The comment that stuck with me for a couple of days was regarding ego, and the fair amount of it that exists in the craft beer community.  I believe the commenter lumped Greg Koch and Sam Calagione in with Nick Floyd as having an overly healthy self-image.  Now, I don’t know one way or the other how these guys really are…because really, what can you discern from an edited interview?  They seem like well-meaning dudes, who just love to make beer.  But for all I know, they could be raging megalomaniacs who berate their employees and look dismissively on all who dare question their beer knowledge (this seems highly unlikely to me, but stranger things have turned out to be true).  Most likely, the real deal is somewhat of a mix of these two extremes.  

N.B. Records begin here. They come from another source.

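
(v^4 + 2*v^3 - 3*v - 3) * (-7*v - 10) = -7*v^5 - 24*v^4 - 20*v^3 + 21*v^2 + 51*v + 30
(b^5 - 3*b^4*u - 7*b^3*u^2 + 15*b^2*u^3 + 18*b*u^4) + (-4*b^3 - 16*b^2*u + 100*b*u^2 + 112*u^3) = b^5 - 3*b^4*u - 7*b^3*u^2 - 4*b^3 + 15*b^2*u^3 - 16*b^2*u + 18*b*u^4 + 100*b*u^2 + 112*u^3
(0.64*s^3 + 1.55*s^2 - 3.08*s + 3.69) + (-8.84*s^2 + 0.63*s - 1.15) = 0.64*s^3 - 7.29*s^2 - 2.45*s + 2.54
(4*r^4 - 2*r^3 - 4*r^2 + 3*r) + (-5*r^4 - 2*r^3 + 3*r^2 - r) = -r^4 - 4*r^3 - r^2 + 2*r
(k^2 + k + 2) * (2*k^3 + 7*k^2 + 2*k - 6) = 2*k^5 + 9*k^4 + 13*k^3 + 10*k^2 - 2*k - 12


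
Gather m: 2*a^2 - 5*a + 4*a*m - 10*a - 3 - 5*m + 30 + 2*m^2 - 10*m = 2*a^2 - 15*a + 2*m^2 + m*(4*a - 15) + 27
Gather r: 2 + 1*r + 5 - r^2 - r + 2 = 9 - r^2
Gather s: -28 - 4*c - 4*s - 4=-4*c - 4*s - 32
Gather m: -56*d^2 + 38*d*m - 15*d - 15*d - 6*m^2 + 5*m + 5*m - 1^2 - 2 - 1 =-56*d^2 - 30*d - 6*m^2 + m*(38*d + 10) - 4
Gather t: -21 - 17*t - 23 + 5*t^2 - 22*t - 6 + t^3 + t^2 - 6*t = t^3 + 6*t^2 - 45*t - 50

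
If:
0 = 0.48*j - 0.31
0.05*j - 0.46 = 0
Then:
No Solution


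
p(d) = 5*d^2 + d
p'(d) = 10*d + 1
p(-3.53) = 58.77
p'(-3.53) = -34.30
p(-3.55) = 59.46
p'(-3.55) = -34.50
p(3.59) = 68.03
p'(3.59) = 36.90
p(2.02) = 22.42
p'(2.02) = 21.20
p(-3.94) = 73.68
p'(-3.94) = -38.40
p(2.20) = 26.40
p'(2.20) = 23.00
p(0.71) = 3.23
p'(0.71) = 8.10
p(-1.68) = 12.43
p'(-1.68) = -15.80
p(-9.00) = 396.00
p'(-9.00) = -89.00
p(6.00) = 186.00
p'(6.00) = 61.00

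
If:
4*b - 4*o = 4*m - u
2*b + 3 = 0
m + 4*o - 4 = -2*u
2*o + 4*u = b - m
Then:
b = -3/2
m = -27/7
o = 187/84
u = -11/21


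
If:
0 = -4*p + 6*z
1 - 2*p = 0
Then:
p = 1/2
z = 1/3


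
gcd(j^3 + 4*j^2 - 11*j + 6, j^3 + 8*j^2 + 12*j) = j + 6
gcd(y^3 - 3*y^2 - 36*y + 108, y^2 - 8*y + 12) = y - 6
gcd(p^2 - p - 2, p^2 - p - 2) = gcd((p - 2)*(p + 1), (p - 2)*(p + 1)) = p^2 - p - 2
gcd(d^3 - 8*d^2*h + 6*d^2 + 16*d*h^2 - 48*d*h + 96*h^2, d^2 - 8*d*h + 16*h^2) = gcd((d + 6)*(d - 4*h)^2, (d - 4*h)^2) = d^2 - 8*d*h + 16*h^2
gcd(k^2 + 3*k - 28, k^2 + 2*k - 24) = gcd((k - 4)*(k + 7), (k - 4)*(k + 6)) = k - 4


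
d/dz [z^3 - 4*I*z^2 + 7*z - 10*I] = 3*z^2 - 8*I*z + 7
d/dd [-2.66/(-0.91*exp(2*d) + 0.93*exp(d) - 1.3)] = (2.4738 - 4.8412*exp(d))*exp(d)/(0.91*exp(2*d) - 0.93*exp(d) + 1.3)^2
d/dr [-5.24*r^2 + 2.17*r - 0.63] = 2.17 - 10.48*r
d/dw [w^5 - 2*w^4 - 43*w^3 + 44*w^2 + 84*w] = 5*w^4 - 8*w^3 - 129*w^2 + 88*w + 84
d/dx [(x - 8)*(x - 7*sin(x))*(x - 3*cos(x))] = (8 - x)*(x - 3*cos(x))*(7*cos(x) - 1) + (x - 8)*(x - 7*sin(x))*(3*sin(x) + 1) + (x - 7*sin(x))*(x - 3*cos(x))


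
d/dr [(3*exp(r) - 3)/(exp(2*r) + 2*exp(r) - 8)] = 3*(2*(1 - exp(r))*(exp(r) + 1) + exp(2*r) + 2*exp(r) - 8)*exp(r)/(exp(2*r) + 2*exp(r) - 8)^2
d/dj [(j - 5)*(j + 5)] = 2*j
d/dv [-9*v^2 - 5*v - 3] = -18*v - 5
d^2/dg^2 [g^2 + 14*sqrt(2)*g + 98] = 2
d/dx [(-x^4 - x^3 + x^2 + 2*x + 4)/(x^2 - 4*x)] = (-2*x^5 + 11*x^4 + 8*x^3 - 6*x^2 - 8*x + 16)/(x^2*(x^2 - 8*x + 16))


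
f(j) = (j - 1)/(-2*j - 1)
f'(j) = 1/(-2*j - 1) + 2*(j - 1)/(-2*j - 1)^2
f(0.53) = 0.23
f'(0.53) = -0.71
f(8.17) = -0.41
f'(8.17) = -0.01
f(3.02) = -0.29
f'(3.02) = -0.06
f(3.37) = -0.31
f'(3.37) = -0.05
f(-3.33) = -0.77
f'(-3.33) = -0.09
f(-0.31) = 3.45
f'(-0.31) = -20.78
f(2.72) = -0.27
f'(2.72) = -0.07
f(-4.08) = -0.71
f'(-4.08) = -0.06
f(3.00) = -0.29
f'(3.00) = -0.06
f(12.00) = -0.44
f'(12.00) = 0.00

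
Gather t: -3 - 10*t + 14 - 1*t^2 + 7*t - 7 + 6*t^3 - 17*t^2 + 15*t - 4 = 6*t^3 - 18*t^2 + 12*t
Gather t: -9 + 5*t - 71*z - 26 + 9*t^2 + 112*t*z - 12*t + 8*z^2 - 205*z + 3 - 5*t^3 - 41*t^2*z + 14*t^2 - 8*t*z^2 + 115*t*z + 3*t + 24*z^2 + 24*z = -5*t^3 + t^2*(23 - 41*z) + t*(-8*z^2 + 227*z - 4) + 32*z^2 - 252*z - 32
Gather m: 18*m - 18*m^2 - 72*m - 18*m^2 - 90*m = -36*m^2 - 144*m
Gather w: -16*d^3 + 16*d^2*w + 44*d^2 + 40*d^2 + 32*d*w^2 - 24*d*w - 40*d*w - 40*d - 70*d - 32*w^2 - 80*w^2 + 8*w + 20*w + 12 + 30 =-16*d^3 + 84*d^2 - 110*d + w^2*(32*d - 112) + w*(16*d^2 - 64*d + 28) + 42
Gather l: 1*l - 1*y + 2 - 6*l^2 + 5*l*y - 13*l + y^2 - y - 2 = -6*l^2 + l*(5*y - 12) + y^2 - 2*y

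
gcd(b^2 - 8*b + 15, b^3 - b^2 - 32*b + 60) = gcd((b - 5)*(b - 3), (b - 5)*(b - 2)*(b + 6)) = b - 5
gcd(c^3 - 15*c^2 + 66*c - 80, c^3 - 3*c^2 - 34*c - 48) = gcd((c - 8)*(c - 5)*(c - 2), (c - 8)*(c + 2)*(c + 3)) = c - 8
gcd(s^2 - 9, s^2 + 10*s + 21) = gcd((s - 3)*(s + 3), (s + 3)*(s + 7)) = s + 3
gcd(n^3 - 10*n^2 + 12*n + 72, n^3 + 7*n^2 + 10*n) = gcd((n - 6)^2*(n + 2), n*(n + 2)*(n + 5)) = n + 2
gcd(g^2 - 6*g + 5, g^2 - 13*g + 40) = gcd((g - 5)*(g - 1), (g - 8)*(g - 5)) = g - 5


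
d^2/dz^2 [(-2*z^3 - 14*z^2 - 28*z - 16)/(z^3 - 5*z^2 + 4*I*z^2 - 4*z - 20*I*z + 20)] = (z^4*(-48 + 16*I) + z^3*(-152 - 48*I) + z^2*(408 - 1680*I) + z*(1080 + 304*I) + 1648 + 6240*I)/(z^7 + z^6*(-15 + 8*I) + z^5*(51 - 120*I) + z^4*(235 + 568*I) + z^3*(-1784 - 520*I) + z^2*(2760 - 2400*I) + z*(1200 + 4000*I) - 2000)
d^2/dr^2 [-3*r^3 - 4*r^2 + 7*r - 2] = -18*r - 8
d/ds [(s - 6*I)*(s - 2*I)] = 2*s - 8*I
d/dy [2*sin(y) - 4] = 2*cos(y)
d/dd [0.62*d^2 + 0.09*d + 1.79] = 1.24*d + 0.09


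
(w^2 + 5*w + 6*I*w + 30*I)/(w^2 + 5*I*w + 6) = (w + 5)/(w - I)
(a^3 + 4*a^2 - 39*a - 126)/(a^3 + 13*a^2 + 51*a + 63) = (a - 6)/(a + 3)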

I am sure there are brewers who try to cover up their own insecurities about what they produce and how they are viewed by taking on a more aggressive and slightly condescending persona.  We are human after all.  However, I am also sure that some of these people are just salt-of-the-earth types who love to brew and are just happy to be there.  Never really concerned with how their beer or beer-producing city/region stacks up against others.

My experience with ego in the brewing business is small.  I have never brewed professionally but I brew at home and partake regularly in craft beer all over Portland.  I have only taken a few tours of breweries and have not spent a ton of time with brewers.  The few that I do know through direct interaction are really nice people who have always been receptive to Michael’s or my questions and comments.  People like Brian Kielty at Lompoc or Shawn Kelso at Ten Barrel.  However, I can see how…from a distance…how some brewers seem unapproachable.  They carry themselves with quite a bit of self-confidence, which can easily be mistaken for conceit and braggadocio.  As someone who only brews for fun and doesn’t take the beer drinking world too seriously, these guys and gals can sometimes come across as full of themselves.

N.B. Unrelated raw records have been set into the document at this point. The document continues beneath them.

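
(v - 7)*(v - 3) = v^2 - 10*v + 21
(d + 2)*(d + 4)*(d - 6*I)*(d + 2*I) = d^4 + 6*d^3 - 4*I*d^3 + 20*d^2 - 24*I*d^2 + 72*d - 32*I*d + 96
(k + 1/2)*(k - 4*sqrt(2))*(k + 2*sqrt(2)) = k^3 - 2*sqrt(2)*k^2 + k^2/2 - 16*k - sqrt(2)*k - 8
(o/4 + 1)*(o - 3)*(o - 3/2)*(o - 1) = o^4/4 - 3*o^3/8 - 13*o^2/4 + 63*o/8 - 9/2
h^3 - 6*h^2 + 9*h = h*(h - 3)^2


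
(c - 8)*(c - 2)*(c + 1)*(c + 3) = c^4 - 6*c^3 - 21*c^2 + 34*c + 48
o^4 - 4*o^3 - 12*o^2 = o^2*(o - 6)*(o + 2)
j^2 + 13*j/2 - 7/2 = (j - 1/2)*(j + 7)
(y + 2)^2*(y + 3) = y^3 + 7*y^2 + 16*y + 12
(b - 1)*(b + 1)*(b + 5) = b^3 + 5*b^2 - b - 5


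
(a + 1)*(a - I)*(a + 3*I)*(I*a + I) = I*a^4 - 2*a^3 + 2*I*a^3 - 4*a^2 + 4*I*a^2 - 2*a + 6*I*a + 3*I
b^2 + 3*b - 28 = (b - 4)*(b + 7)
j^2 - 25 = (j - 5)*(j + 5)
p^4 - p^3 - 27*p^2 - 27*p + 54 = (p - 6)*(p - 1)*(p + 3)^2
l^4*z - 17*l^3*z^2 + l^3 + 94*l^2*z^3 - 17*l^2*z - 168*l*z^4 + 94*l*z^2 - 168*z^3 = (l - 7*z)*(l - 6*z)*(l - 4*z)*(l*z + 1)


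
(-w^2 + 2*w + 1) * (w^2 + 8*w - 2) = -w^4 - 6*w^3 + 19*w^2 + 4*w - 2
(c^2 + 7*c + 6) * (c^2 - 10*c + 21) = c^4 - 3*c^3 - 43*c^2 + 87*c + 126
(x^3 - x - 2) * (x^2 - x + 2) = x^5 - x^4 + x^3 - x^2 - 4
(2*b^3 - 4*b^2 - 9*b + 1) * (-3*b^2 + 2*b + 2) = -6*b^5 + 16*b^4 + 23*b^3 - 29*b^2 - 16*b + 2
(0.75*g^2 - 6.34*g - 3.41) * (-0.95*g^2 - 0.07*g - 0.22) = -0.7125*g^4 + 5.9705*g^3 + 3.5183*g^2 + 1.6335*g + 0.7502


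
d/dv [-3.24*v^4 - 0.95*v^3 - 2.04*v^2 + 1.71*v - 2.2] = -12.96*v^3 - 2.85*v^2 - 4.08*v + 1.71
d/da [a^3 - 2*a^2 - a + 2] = 3*a^2 - 4*a - 1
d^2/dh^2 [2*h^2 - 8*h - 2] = 4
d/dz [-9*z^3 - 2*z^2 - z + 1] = -27*z^2 - 4*z - 1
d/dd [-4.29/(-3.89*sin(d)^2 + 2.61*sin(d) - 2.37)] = (11.1969 - 33.3762*sin(d))*cos(d)/(3.89*sin(d)^2 - 2.61*sin(d) + 2.37)^2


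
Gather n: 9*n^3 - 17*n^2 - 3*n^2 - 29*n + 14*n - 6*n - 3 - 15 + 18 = 9*n^3 - 20*n^2 - 21*n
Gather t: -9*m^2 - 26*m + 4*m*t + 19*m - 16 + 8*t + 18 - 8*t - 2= -9*m^2 + 4*m*t - 7*m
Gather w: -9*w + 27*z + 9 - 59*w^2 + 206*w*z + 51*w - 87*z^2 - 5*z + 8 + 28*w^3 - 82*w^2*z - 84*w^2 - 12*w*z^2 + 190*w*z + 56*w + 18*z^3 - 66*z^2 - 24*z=28*w^3 + w^2*(-82*z - 143) + w*(-12*z^2 + 396*z + 98) + 18*z^3 - 153*z^2 - 2*z + 17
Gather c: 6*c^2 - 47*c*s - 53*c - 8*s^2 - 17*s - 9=6*c^2 + c*(-47*s - 53) - 8*s^2 - 17*s - 9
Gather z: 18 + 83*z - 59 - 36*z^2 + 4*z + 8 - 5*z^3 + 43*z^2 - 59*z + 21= -5*z^3 + 7*z^2 + 28*z - 12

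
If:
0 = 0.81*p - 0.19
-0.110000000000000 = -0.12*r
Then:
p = 0.23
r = 0.92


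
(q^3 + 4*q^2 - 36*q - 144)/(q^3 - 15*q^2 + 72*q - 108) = (q^2 + 10*q + 24)/(q^2 - 9*q + 18)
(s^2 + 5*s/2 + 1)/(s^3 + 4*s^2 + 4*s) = (s + 1/2)/(s*(s + 2))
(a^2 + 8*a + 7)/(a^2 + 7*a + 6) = (a + 7)/(a + 6)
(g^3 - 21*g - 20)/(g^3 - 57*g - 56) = (g^2 - g - 20)/(g^2 - g - 56)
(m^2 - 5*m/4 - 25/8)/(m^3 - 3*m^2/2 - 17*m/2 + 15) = (m + 5/4)/(m^2 + m - 6)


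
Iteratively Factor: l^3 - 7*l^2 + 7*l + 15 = (l - 3)*(l^2 - 4*l - 5) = (l - 3)*(l + 1)*(l - 5)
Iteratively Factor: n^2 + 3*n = (n + 3)*(n)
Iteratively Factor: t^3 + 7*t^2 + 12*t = (t)*(t^2 + 7*t + 12) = t*(t + 4)*(t + 3)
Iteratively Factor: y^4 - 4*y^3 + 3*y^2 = (y - 1)*(y^3 - 3*y^2) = y*(y - 1)*(y^2 - 3*y) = y*(y - 3)*(y - 1)*(y)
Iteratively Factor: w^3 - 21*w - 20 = (w - 5)*(w^2 + 5*w + 4) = (w - 5)*(w + 1)*(w + 4)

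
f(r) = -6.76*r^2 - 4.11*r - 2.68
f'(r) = -13.52*r - 4.11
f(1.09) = -15.19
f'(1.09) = -18.85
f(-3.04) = -52.66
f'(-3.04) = 36.99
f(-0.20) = -2.13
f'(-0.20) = -1.41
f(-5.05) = -154.32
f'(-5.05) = 64.17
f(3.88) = -120.39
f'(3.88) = -56.57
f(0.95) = -12.69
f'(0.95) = -16.95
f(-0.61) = -2.69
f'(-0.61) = 4.14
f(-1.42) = -10.47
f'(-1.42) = 15.09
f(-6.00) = -221.38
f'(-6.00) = 77.01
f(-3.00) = -51.19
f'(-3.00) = 36.45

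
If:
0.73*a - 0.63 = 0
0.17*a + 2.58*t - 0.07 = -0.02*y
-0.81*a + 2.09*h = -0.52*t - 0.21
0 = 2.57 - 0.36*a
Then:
No Solution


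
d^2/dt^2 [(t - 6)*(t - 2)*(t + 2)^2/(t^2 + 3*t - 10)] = 2*(t^3 + 15*t^2 + 75*t + 26)/(t^3 + 15*t^2 + 75*t + 125)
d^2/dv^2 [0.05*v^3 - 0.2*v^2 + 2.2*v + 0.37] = 0.3*v - 0.4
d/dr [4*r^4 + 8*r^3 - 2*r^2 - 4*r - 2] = 16*r^3 + 24*r^2 - 4*r - 4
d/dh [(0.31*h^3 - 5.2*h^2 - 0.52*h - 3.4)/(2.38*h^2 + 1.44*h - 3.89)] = (0.7378*h^4 + 0.892800000000001*h^3 - 9.8681*h^2 + 56.64*h + 6.9188)/(5.6644*h^4 + 6.8544*h^3 - 16.4428*h^2 - 11.2032*h + 15.1321)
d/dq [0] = 0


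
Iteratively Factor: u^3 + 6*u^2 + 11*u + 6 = (u + 2)*(u^2 + 4*u + 3) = (u + 2)*(u + 3)*(u + 1)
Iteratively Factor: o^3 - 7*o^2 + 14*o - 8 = (o - 1)*(o^2 - 6*o + 8) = (o - 2)*(o - 1)*(o - 4)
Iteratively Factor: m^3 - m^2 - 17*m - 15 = (m + 3)*(m^2 - 4*m - 5) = (m - 5)*(m + 3)*(m + 1)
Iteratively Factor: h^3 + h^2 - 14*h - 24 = (h - 4)*(h^2 + 5*h + 6) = (h - 4)*(h + 3)*(h + 2)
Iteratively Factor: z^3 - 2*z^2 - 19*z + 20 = (z - 5)*(z^2 + 3*z - 4) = (z - 5)*(z + 4)*(z - 1)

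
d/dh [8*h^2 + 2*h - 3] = 16*h + 2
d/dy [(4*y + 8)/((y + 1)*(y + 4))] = 4*(-y^2 - 4*y - 6)/(y^4 + 10*y^3 + 33*y^2 + 40*y + 16)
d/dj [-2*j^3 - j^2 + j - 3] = -6*j^2 - 2*j + 1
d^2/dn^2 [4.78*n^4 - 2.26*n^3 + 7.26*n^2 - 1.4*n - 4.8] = 57.36*n^2 - 13.56*n + 14.52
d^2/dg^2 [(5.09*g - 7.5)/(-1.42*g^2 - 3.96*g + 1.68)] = (-(2.84*g + 3.96)*(5.09*g - 7.5)*(5.68*g + 7.92) + (43.3668*g + 19.0128)*(1.42*g^2 + 3.96*g - 1.68))/(1.42*g^2 + 3.96*g - 1.68)^3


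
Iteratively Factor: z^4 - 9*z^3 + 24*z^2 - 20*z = (z - 5)*(z^3 - 4*z^2 + 4*z) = (z - 5)*(z - 2)*(z^2 - 2*z) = (z - 5)*(z - 2)^2*(z)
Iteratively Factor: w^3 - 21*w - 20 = (w + 4)*(w^2 - 4*w - 5) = (w + 1)*(w + 4)*(w - 5)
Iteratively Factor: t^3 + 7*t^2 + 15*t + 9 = (t + 1)*(t^2 + 6*t + 9) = (t + 1)*(t + 3)*(t + 3)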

I recognize this trait of self-confidence because I also worked in the restaurant and food service business and chefs/cooks are very similar (some would say worse) in how they carry themselves.  Making food for a living is a tough business.  You have to have a thick skin, be able to handle direct criticism, and work your ass off for sometimes little recognition.  Without a healthy ego, even the smallest negative comments can bring your world crashing down around you and send you into a funk that lasts for days.  Cooking (and I imagine brewing) is a very personal thing where you give people a product that represents who you are, and then they get to pass judgement on it.  It’s why normal people freak out when they make food for a potluck or have people over for dinner.  They are nervous that something won’t taste right or that people will tell them they like the food, while secretly talking shit about it on the way home: “Jesus Christ, that was the absolute worst fill-in-the-blank that I ever had!”

All of this is a long-winded way of saying that I think ego is necessary in this business of craft brewing.  It’s like a shield against the cold, dark night of those who don’t like what you are pouring your heart and soul into.  In my experience, the more cooking you do, the more you are able to learn how to ignore that gnawing feeling that your food sucks.  You can chalk it up to minor food allergies or maybe that people just don’t like fucking brussel sprouts, no matter how you prepare them.  Maybe brewers are probably the same way.  Maybe it just takes them some time to come to terms with people not liking their stuff.  Maybe some will never be able to reach that spot.  Maybe those people are Nick Floyd, Greg Koch, and Sam Calagione.  Then again, maybe they aren’t.  Who’s to know?  I think we would all do well to remember that these are people and if we haven’t met them, we probably shouldn’t be passing judgement on them when they are just doing everything they can to survive in a business that judges their life’s work everyday.

As I write this, I am drinking a 90-Minute IPA from Dogfish Head.  Just so happened to have it in my fridge.  It’s good.  I’m sure Sam didn’t personally brew the batch I am drinking, but the effort he put into his brewery has led to it as a result.  For today’s post, I am going to refrain from reviewing it.  These guys got enough people telling them their beer is phenomenal/shitty.  For today, I am just going to drink the beer and enjoy the effort and hard work somebody put into bringing it into the world.  I’ll leave all the shit-talking to the “pros”.